I'm Bonnie Liotta. My husband and I work with families all over the world, helping them transform the most defiant and disruptive child behavior into healthy, happy, cooperative kids. And it starts at the age of two.
So why is this? Well, we're taught to teach our children what no means. We're taught to bribe, offer rewards, lecture them. We're taught that our children don't have what it takes for personal emotional regulation. Like a two-year-old is some sort of emotional vibration running around the earth that has no thoughts or ideas.
The truth is, a toddler two-year-old is just a mini you. They have a fully developed brain. They're missing the life skills on how to navigate the world, and they're counting on you to show them how the world works.

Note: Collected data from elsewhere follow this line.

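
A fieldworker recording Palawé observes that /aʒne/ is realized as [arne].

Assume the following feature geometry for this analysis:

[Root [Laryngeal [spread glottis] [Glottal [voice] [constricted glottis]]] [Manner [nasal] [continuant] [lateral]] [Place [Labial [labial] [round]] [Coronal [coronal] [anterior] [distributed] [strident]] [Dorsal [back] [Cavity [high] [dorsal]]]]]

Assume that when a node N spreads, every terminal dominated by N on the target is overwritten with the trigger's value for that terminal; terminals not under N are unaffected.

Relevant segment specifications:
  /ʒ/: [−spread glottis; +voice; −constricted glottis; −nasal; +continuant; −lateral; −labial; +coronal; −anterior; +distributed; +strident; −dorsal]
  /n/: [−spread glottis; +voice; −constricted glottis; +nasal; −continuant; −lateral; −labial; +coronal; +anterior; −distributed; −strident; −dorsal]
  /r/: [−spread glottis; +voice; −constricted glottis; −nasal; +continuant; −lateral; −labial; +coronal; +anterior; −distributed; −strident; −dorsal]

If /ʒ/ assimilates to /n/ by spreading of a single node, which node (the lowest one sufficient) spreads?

Feature comparison: [anterior], [distributed], [strident] differ between /ʒ/ and [r]; the remaining terminals match.
The smallest constituent containing every changed terminal is Coronal — each of its daughters lacks at least one of the affected features.
If Coronal spreads, every terminal under it takes /n/'s value, producing [r] as observed.
[nasal], [continuant] stay as in /ʒ/ although /n/ differs there, so no node dominating them spread; among the remaining candidates Coronal is the lowest that derives the output.

Coronal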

They don't understand what no means other than you're telling them that it's not okay for them to be them. And when they're not validated or heard, then they're going to feel like they're being shoved into a box of who you think they should be or who you want them to be, instead of actually validating that they have goals, needs, wants, and desires, just like you do.

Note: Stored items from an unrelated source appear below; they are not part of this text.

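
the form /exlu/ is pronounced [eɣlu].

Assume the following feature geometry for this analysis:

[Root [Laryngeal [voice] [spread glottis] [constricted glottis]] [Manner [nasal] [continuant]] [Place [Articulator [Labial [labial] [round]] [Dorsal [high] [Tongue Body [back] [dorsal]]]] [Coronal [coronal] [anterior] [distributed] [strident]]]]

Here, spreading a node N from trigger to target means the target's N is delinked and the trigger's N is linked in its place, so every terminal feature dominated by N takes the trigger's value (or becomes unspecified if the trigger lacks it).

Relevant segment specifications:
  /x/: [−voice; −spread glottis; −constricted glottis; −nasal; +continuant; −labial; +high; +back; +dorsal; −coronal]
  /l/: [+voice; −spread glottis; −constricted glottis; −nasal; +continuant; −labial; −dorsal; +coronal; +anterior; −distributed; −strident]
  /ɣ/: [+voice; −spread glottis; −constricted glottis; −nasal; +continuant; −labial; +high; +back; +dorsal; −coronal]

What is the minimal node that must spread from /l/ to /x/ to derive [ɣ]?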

So as you are their trusted advisor, you're way better off showing them what they can do. Always speak in double positives when you pick up your toys. Then we can watch television rather than telling them, no, they can't watch television because they didn't pick up their toys. They have no concept of abstract thinking of what that means.
We had a client whose two-year-old started to freak out the minute the dad tried to put the shirt on. And so we instructed dad to take the toddler to the closet and point at all the shirts. Do you want to wear this shirt? This shirt? No. This shirt? No. This shirt? No. This shirt? No. This shirt? Yeah. And what. What was really going on is he wanted to be like Spiderman, just like his older brother.

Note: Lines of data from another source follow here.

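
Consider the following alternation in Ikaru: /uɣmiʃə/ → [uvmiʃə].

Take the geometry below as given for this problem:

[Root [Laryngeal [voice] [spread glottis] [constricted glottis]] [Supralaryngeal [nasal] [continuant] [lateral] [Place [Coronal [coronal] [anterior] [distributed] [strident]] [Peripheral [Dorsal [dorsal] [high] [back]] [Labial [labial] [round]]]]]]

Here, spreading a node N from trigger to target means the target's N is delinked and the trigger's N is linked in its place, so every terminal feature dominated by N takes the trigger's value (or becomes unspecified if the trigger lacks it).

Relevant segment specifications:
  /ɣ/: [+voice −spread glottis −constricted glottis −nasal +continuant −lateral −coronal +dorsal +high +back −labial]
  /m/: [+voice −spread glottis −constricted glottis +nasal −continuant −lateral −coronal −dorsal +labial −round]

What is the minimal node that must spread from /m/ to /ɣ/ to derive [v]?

Peripheral

/ɣ/ and [v] differ in [labial], [round], [dorsal], [high], [back]; every other specified feature is identical.
The smallest constituent containing every changed terminal is Peripheral — each of its daughters lacks at least one of the affected features.
If Peripheral spreads, every terminal under it takes /m/'s value, producing [v] as observed.
Features on which the two segments disagree outside Peripheral, such as [nasal], [continuant], are unchanged — nothing dominating them spread, and Peripheral is the minimal sufficient constituent.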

If you want them to put their shoes on and head out the door on time, you might want to grab three pairs of socks and say, hey, little Timmy, do you want to wear these socks? These socks or these socks? Before we put your shoes on to head out the door, they'll run up, grab their pair of socks, and put it on their feet. You know why? They want to feel like they have some sort of sense of control over their own lives. No human spirit wants to be controlled by another one. That is a complete illusion.
So all of this parenting advice we should use timeouts and takeaways and redirects and boundaries and rules, is completely off the mark. That is setting you and your toddler up for a lifetime of parenting hell. Because the temper tantrums aren't going to stop at terrible twos, which we call terrific twos. They're going to continue to happen at age five, age seven, age eight.
In which case, if it is happening, then you're going to be sold a bull crap idea that there's something wrong with your kids when there never was anything wrong with your kids. It's not the children who need to change, it's the parenting strategy that needs to change.
Take the exact same child who's throwing temper tantrums all day and you move them into an environment where they're being asked questions, where they're being heard and validated, when their actions are being guided with conscious life skills training, and you'll have a completely different child.